My original hypothesis was that this behavior is by design.  Any non-Unicode string should be convertable into Unicode, the reverse is not true.  Therefore in order to avoid conversion errors, the folks at MS decided to always convert the non-Unicode characters to Unicode wherever they are compared.  However in the last query my hypothesis meets an untimely end, SQL Server attempts to convert the varchar column into an integer.  It would be a much safer operation to convert the integer to varchar, afterall any number can be converted into a varchar (subject to length constraints of course) but the reverse is certainly not true.  Furthermore in the case of the bigint to int conversion, SQL Server apparently "knows" it's impossible, so doesn't even try, even though it does do an implicit conversion from int to int, so why couldn't the optimizer do the same thing with Unicode to varchar and int to varchar?  Go figure...

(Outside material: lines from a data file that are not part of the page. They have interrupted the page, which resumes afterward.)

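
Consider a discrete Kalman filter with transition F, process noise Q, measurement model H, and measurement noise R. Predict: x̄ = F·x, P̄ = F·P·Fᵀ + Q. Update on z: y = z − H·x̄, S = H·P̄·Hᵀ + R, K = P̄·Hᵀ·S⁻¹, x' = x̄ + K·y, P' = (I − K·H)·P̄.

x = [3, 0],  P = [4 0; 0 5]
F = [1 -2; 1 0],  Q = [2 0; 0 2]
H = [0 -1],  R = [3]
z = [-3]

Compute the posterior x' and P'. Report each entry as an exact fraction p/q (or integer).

x' = [3, 3]
P' = [218/9 4/3; 4/3 2]

x̄ = F·x = [3, 3]
P̄ = F·P·Fᵀ + Q = [26 4; 4 6]
y = z − H·x̄ = [0]
S = H·P̄·Hᵀ + R = [9]
K = P̄·Hᵀ·S⁻¹ = [-4/9; -2/3]
x' = x̄ + K·y = [3, 3]
P' = (I − K·H)·P̄ = [218/9 4/3; 4/3 2]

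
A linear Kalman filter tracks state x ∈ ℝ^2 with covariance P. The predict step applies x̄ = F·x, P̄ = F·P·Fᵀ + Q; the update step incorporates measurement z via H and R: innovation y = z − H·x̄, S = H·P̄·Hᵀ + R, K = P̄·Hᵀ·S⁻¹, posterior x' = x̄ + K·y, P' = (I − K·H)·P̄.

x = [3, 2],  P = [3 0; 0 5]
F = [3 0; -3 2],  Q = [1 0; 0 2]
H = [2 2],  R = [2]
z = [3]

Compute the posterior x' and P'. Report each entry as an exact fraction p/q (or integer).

x̄ = F·x = [9, -5]
P̄ = F·P·Fᵀ + Q = [28 -27; -27 49]
y = z − H·x̄ = [-5]
S = H·P̄·Hᵀ + R = [94]
K = P̄·Hᵀ·S⁻¹ = [1/47; 22/47]
x' = x̄ + K·y = [418/47, -345/47]
P' = (I − K·H)·P̄ = [1314/47 -1313/47; -1313/47 1335/47]

x' = [418/47, -345/47]
P' = [1314/47 -1313/47; -1313/47 1335/47]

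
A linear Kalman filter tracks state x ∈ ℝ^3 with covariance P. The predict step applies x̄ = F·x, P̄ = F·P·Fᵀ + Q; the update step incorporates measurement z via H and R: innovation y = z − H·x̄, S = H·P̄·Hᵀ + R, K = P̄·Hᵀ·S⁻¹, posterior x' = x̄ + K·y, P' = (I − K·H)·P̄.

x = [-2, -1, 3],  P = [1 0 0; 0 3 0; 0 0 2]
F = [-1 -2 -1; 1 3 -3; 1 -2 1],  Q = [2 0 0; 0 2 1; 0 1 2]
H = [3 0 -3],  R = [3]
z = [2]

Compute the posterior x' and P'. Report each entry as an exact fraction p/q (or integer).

x̄ = F·x = [1, -14, 3]
P̄ = F·P·Fᵀ + Q = [17 -13 9; -13 48 -22; 9 -22 17]
y = z − H·x̄ = [8]
S = H·P̄·Hᵀ + R = [147]
K = P̄·Hᵀ·S⁻¹ = [8/49; 9/49; -8/49]
x' = x̄ + K·y = [113/49, -614/49, 83/49]
P' = (I − K·H)·P̄ = [641/49 -853/49 633/49; -853/49 2109/49 -862/49; 633/49 -862/49 641/49]

x' = [113/49, -614/49, 83/49]
P' = [641/49 -853/49 633/49; -853/49 2109/49 -862/49; 633/49 -862/49 641/49]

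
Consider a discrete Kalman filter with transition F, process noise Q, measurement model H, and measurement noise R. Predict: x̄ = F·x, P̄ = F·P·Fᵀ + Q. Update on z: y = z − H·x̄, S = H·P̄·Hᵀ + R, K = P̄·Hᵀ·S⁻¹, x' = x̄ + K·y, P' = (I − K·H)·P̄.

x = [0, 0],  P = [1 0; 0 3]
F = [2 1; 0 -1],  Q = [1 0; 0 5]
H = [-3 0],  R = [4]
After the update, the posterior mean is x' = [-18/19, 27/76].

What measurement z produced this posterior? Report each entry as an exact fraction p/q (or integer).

x̄ = F·x = [0, 0]
P̄ = F·P·Fᵀ + Q = [8 -3; -3 8]
S = H·P̄·Hᵀ + R = [76]
K = P̄·Hᵀ·S⁻¹ = [-6/19; 9/76]
x' − x̄ = [-18/19, 27/76] = K·y
y = (KᵀK)⁻¹·Kᵀ·(x' − x̄) = [3]
z = y + H·x̄ = [3] + [0] = [3]

z = [3]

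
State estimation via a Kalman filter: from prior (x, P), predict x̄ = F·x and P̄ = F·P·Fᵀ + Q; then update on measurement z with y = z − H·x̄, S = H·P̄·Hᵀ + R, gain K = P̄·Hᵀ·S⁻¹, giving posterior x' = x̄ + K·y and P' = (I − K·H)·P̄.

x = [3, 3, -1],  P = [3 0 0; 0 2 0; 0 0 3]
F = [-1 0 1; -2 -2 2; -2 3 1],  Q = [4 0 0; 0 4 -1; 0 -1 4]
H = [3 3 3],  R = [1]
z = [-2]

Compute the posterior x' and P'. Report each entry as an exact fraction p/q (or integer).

x' = [-293/608, -4855/608, 4735/608]
P' = [3511/1216 -195/1216 -3285/1216; -195/1216 18495/1216 -18247/1216; -3285/1216 -18247/1216 21583/1216]

x̄ = F·x = [-4, -14, 2]
P̄ = F·P·Fᵀ + Q = [10 12 9; 12 36 5; 9 5 37]
y = z − H·x̄ = [46]
S = H·P̄·Hᵀ + R = [1216]
K = P̄·Hᵀ·S⁻¹ = [93/1216; 159/1216; 153/1216]
x' = x̄ + K·y = [-293/608, -4855/608, 4735/608]
P' = (I − K·H)·P̄ = [3511/1216 -195/1216 -3285/1216; -195/1216 18495/1216 -18247/1216; -3285/1216 -18247/1216 21583/1216]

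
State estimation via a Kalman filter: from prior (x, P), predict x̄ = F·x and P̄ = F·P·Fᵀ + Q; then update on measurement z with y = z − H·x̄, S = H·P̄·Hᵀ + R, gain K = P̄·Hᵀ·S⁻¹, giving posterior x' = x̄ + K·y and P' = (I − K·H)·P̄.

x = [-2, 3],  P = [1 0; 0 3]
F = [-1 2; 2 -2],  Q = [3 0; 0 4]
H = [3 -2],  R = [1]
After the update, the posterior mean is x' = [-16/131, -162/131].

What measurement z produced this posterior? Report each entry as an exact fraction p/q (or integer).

x̄ = F·x = [8, -10]
P̄ = F·P·Fᵀ + Q = [16 -14; -14 20]
S = H·P̄·Hᵀ + R = [393]
K = P̄·Hᵀ·S⁻¹ = [76/393; -82/393]
x' − x̄ = [-1064/131, 1148/131] = K·y
y = (KᵀK)⁻¹·Kᵀ·(x' − x̄) = [-42]
z = y + H·x̄ = [-42] + [44] = [2]

z = [2]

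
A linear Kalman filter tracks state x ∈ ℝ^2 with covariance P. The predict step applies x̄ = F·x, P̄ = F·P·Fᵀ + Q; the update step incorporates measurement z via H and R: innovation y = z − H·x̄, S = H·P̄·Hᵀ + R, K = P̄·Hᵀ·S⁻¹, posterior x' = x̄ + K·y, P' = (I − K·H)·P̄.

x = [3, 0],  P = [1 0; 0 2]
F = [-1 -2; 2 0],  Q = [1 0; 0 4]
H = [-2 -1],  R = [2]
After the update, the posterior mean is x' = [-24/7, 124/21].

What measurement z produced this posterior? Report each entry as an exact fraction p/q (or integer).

z = [1]

x̄ = F·x = [-3, 6]
P̄ = F·P·Fᵀ + Q = [10 -2; -2 8]
S = H·P̄·Hᵀ + R = [42]
K = P̄·Hᵀ·S⁻¹ = [-3/7; -2/21]
x' − x̄ = [-3/7, -2/21] = K·y
y = (KᵀK)⁻¹·Kᵀ·(x' − x̄) = [1]
z = y + H·x̄ = [1] + [0] = [1]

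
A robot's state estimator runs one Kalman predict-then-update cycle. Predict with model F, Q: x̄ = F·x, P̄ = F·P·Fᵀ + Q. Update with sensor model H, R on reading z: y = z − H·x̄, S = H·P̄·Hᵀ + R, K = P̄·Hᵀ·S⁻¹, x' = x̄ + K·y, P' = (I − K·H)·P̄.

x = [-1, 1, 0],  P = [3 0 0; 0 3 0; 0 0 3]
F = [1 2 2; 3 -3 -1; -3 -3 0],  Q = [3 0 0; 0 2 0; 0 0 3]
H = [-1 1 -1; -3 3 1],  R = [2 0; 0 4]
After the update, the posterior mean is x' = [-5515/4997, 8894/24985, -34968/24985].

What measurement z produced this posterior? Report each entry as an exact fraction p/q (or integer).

z = [3, 3]

x̄ = F·x = [1, -6, 0]
P̄ = F·P·Fᵀ + Q = [30 -15 -27; -15 59 0; -27 0 57]
S = H·P̄·Hᵀ + R = [124 246; 246 1294]
K = P̄·Hᵀ·S⁻¹ = [828/4997 -783/4997; 10286/24985 2331/24985; -18192/24985 6123/24985]
x' − x̄ = [-10512/4997, 158804/24985, -34968/24985] = K·y
y = (KᵀK)⁻¹·Kᵀ·(x' − x̄) = [10, 24]
z = y + H·x̄ = [10, 24] + [-7, -21] = [3, 3]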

After looking through the MS Knowledgebase and several other search engines, I couldn't seem to come up with much of anything on this subject.  Based on the lack of articles and fourum posts, it would appear that not many folks have run across this problem, or if they have, they just don't know it...or I am just totally clueless and everybody else knows something I don't.  So I figured that this would be a good bit of information to share and maybe get some additional feedback and/or clarification.  I also wonder if this might be at least part of the reason for the persistent myth that an index on an integer column is inherently more efficient than an index on a character column.

I finally did find the answer in the Data Type Precedence as defined in SQL Server Books Online.  If you have BOL for SQL Server 2005 installed this link should take you to the article.  Every data type is assigned a prececence and if you attempt to compare two different (but compatible) data types the one with the lower precedence will always be converted.  As we have just seen varchar has a lower precedence than nvarchar and int.  In hindsignt, this information has been around for some time, and I know I've seen that article before, but I certainly didn't fully appreciate all the implications.  Finally, the whole thing makes sense; SQL Server follows a set of rules when it has to decide what to convert, I can understand that, but it sure would be nice if the performance implications were better known and publicized. 

To finish my story... now I knew what the problem was, we needed to fix it, the options were to make all of our character columns to Unicode or to change JBoss to stop sending Unicode strings.  Since Unicode is a waste of resources-unless you really need it-we opted for the latter.  After digging around we finally managed to find the proper configuration file for JBoss and stopped it from passing character strings as Unicode.  As if by magic, the database now purred like a finely tuned machine.  The throughput on that server wound up jumping to nearly 800 claims per minute with that one change.  

The moral of the story is that you need to be very careful with data types and implicit conversion.  SQL Server doesn't always choose the "best" way of dealing with conversions, in some cases the difference is far more than just academic.  I know I'll never just gloss over implicit conversions in the future.